If $ \ \tan x + \sec x \ = \ l \ , $ find the value of secant x in terms of $ \ l \ $ . I do not know how to solve it but i do know that the basic trig identities are involved.

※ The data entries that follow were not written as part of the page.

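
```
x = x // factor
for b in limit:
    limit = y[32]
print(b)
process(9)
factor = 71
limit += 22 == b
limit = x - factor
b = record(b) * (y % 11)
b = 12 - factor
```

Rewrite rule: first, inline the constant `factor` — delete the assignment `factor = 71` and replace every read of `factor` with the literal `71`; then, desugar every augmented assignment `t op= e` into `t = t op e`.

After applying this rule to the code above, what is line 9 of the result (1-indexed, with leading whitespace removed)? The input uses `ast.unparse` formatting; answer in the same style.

b = 12 - 71

Transformed code:
x = x // 71
for b in limit:
    limit = y[32]
print(b)
process(9)
limit = limit + (22 == b)
limit = x - 71
b = record(b) * (y % 11)
b = 12 - 71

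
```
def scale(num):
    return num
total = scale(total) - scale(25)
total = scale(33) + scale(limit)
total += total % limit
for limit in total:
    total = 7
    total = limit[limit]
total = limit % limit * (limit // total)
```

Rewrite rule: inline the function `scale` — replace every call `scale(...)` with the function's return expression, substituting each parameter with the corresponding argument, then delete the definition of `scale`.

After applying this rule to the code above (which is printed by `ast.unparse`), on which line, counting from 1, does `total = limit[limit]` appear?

Transformed code:
total = total - 25
total = 33 + limit
total += total % limit
for limit in total:
    total = 7
    total = limit[limit]
total = limit % limit * (limit // total)

6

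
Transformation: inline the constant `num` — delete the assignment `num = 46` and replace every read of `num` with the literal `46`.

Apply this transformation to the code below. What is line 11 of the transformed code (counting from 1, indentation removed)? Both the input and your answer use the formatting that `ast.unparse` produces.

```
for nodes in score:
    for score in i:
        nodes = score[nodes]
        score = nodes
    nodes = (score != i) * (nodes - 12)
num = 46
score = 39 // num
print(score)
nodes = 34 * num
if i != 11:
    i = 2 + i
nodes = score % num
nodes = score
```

Transformed code:
for nodes in score:
    for score in i:
        nodes = score[nodes]
        score = nodes
    nodes = (score != i) * (nodes - 12)
score = 39 // 46
print(score)
nodes = 34 * 46
if i != 11:
    i = 2 + i
nodes = score % 46
nodes = score

nodes = score % 46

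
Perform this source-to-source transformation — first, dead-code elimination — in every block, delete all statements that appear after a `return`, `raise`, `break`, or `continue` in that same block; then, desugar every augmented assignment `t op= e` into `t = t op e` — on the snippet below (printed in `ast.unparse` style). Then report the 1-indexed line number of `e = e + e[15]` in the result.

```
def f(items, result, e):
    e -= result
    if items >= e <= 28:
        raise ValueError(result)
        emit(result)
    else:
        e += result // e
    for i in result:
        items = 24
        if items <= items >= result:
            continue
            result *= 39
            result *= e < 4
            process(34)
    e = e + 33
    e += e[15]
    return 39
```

12

Transformed code:
def f(items, result, e):
    e = e - result
    if items >= e <= 28:
        raise ValueError(result)
    else:
        e = e + result // e
    for i in result:
        items = 24
        if items <= items >= result:
            continue
    e = e + 33
    e = e + e[15]
    return 39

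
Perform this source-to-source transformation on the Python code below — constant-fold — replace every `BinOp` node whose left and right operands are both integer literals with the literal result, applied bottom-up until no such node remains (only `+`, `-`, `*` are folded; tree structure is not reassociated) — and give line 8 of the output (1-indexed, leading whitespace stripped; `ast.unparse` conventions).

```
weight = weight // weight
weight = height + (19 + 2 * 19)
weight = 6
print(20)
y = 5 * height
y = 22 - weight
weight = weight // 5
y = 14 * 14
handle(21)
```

y = 196

Transformed code:
weight = weight // weight
weight = height + 57
weight = 6
print(20)
y = 5 * height
y = 22 - weight
weight = weight // 5
y = 196
handle(21)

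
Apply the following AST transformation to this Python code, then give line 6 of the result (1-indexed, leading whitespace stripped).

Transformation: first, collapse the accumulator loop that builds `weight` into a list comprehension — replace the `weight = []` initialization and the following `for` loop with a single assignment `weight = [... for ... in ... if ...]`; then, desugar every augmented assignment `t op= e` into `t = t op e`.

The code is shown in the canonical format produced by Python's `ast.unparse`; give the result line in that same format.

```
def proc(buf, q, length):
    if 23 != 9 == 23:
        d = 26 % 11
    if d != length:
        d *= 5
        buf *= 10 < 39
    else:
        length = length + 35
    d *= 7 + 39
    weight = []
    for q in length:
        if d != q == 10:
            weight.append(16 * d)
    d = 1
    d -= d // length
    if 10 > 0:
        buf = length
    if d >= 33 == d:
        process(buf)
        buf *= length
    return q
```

Transformed code:
def proc(buf, q, length):
    if 23 != 9 == 23:
        d = 26 % 11
    if d != length:
        d = d * 5
        buf = buf * (10 < 39)
    else:
        length = length + 35
    d = d * (7 + 39)
    weight = [16 * d for q in length if d != q == 10]
    d = 1
    d = d - d // length
    if 10 > 0:
        buf = length
    if d >= 33 == d:
        process(buf)
        buf = buf * length
    return q

buf = buf * (10 < 39)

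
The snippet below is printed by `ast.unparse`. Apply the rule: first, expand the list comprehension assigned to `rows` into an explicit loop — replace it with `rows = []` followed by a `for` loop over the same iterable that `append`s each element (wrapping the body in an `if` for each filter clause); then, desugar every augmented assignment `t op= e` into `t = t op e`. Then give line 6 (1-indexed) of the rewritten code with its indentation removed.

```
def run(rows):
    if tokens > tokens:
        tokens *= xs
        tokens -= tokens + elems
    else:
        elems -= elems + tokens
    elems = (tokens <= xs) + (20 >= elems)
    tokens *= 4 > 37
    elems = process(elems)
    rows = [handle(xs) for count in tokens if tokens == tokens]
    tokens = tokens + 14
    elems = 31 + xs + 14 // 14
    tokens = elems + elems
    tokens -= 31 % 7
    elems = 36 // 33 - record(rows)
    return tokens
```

Transformed code:
def run(rows):
    if tokens > tokens:
        tokens = tokens * xs
        tokens = tokens - (tokens + elems)
    else:
        elems = elems - (elems + tokens)
    elems = (tokens <= xs) + (20 >= elems)
    tokens = tokens * (4 > 37)
    elems = process(elems)
    rows = []
    for count in tokens:
        if tokens == tokens:
            rows.append(handle(xs))
    tokens = tokens + 14
    elems = 31 + xs + 14 // 14
    tokens = elems + elems
    tokens = tokens - 31 % 7
    elems = 36 // 33 - record(rows)
    return tokens

elems = elems - (elems + tokens)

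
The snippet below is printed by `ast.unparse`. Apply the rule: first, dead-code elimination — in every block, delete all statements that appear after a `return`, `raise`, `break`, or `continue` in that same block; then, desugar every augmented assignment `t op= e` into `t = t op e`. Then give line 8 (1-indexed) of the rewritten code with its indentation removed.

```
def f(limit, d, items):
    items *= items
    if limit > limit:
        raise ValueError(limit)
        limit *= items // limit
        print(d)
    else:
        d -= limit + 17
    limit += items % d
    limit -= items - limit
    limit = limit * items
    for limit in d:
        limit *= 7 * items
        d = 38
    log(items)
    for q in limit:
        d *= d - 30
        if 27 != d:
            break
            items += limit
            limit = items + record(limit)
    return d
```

limit = limit - (items - limit)

Transformed code:
def f(limit, d, items):
    items = items * items
    if limit > limit:
        raise ValueError(limit)
    else:
        d = d - (limit + 17)
    limit = limit + items % d
    limit = limit - (items - limit)
    limit = limit * items
    for limit in d:
        limit = limit * (7 * items)
        d = 38
    log(items)
    for q in limit:
        d = d * (d - 30)
        if 27 != d:
            break
    return d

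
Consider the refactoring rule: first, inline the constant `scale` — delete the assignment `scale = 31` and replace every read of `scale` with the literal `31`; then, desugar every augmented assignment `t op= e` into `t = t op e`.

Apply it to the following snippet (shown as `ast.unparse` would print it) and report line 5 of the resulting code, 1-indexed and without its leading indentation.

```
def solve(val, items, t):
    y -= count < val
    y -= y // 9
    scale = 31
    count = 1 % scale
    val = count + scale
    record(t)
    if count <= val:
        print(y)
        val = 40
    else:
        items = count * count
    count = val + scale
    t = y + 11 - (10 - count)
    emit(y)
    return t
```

Transformed code:
def solve(val, items, t):
    y = y - (count < val)
    y = y - y // 9
    count = 1 % 31
    val = count + 31
    record(t)
    if count <= val:
        print(y)
        val = 40
    else:
        items = count * count
    count = val + 31
    t = y + 11 - (10 - count)
    emit(y)
    return t

val = count + 31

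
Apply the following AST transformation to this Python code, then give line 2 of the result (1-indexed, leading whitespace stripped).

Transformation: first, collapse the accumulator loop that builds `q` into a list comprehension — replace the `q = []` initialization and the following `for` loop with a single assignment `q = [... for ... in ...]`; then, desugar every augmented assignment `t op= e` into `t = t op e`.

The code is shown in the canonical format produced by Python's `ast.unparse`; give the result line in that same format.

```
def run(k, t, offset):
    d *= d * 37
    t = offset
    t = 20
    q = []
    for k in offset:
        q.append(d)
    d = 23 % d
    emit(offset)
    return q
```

d = d * (d * 37)

Transformed code:
def run(k, t, offset):
    d = d * (d * 37)
    t = offset
    t = 20
    q = [d for k in offset]
    d = 23 % d
    emit(offset)
    return q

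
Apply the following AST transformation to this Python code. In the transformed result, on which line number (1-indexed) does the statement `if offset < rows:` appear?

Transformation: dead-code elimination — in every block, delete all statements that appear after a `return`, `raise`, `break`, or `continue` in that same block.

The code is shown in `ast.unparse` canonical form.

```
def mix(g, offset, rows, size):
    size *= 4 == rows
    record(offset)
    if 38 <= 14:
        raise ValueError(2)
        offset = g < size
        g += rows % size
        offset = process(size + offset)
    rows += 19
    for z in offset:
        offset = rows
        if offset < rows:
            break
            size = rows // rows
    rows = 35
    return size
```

Transformed code:
def mix(g, offset, rows, size):
    size *= 4 == rows
    record(offset)
    if 38 <= 14:
        raise ValueError(2)
    rows += 19
    for z in offset:
        offset = rows
        if offset < rows:
            break
    rows = 35
    return size

9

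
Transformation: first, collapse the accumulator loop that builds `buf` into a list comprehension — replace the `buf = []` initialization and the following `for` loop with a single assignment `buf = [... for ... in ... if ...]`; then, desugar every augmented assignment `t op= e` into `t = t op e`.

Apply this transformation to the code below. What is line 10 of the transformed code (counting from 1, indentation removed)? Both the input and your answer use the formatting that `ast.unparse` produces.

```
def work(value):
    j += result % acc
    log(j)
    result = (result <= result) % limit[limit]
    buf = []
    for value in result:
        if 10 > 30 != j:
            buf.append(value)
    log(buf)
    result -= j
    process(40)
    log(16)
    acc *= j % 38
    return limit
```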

Pls help me!!!

Answer 1

Simply use the definitions: $$\tan x + \sec x = \frac{\sin x}{\cos x} + \frac{1}{\cos x} = \frac{1 + \sin x}{\cos x}.$$ So we seek $x$ such that $$1 + \sin x = L \cos x \quad \text{or} \quad L \cos x - \sin x = 1.$$

Let $t = \tan(x/2)$. Then $$\sin x = 2\sin\left(\frac{x}{2}\right)\cos\left(\frac{x}{2}\right) = 2\frac{\sin(x/2)}{\cos(x/2)}\cos^2\left(\frac{x}{2}\right) = 2\frac{\tan(x/2)}{\sec^2(x/2)} = \color{red}{\frac{2t}{1 + t^2}}.$$

Similarly, $$\cos x = \cos^2\left(\frac{x}{2}\right) - \sin^2\left(\frac{x}{2}\right) = \cos^2\left(\frac{x}{2}\right)\left(1 - \frac{\sin^2(x/2)}{\cos^2(x/2)}\right) = \frac{1 - \tan^2(x/2)}{\sec^2(x/2)} = \color{red}{\frac{1 - t^2}{1 + t^2}}.$$

To obtain the expressions in $\color{red}{\text{red}}$ just draw a right triangle with angle $= x/2$.

Therefore, $L \cos x - \sin x = 1$ transforms into $$L\frac{1 - t^2}{1 + t^2} - \frac{2t}{1 + t^2} - 1 = 0.$$

If you solve for $t$ you should get $t = -1$ or $t = (L - 1)/(L + 1)$. So $$x = -\frac{\pi}{2} \quad \text{or} \quad x = 2\tan^{-1}\left(\frac{L - 1}{L + 1}\right).$$ Clearly, $x \ne -\pi/2$ because $\cos(-\pi/2) = 0$, so $$x = 2\tan^{-1}\left(\frac{L - 1}{L + 1}\right), \quad L \ne -1.$$

Answer 2

$\displaystyle\sec x+\tan x=l\ \ \ \ (1)$ As $\displaystyle \sec ^2x-\tan^2x=1, (\sec x-\tan x)(\sec x+\tan x)=1$

$\displaystyle \sec x-\tan x=\frac1{(\sec x+\tan x)}=\frac1l$

Can you find $\sec x$ from here?

Answer 3

$$\sin x=\sqrt{1-\cos^2x}=\sqrt{1-\frac{1}{\sec^2x}}=\sqrt{\frac{\sec^2x-1}{\sec^2x}}\\\sec x \left(\sqrt{\frac{\sec^2x-1}{\sec^2x}}+1\right)=l\\\sec x=t\\t\sqrt{\frac{t^2-1}{t^2}}=l-t\\t^2\frac{t^2-1}{t^2}=l^2-2lt+t^2\\t^2-1-t^2=l^2-2lt\\2lt=l^2+1\\t=\frac{l^2+1}{2l}$$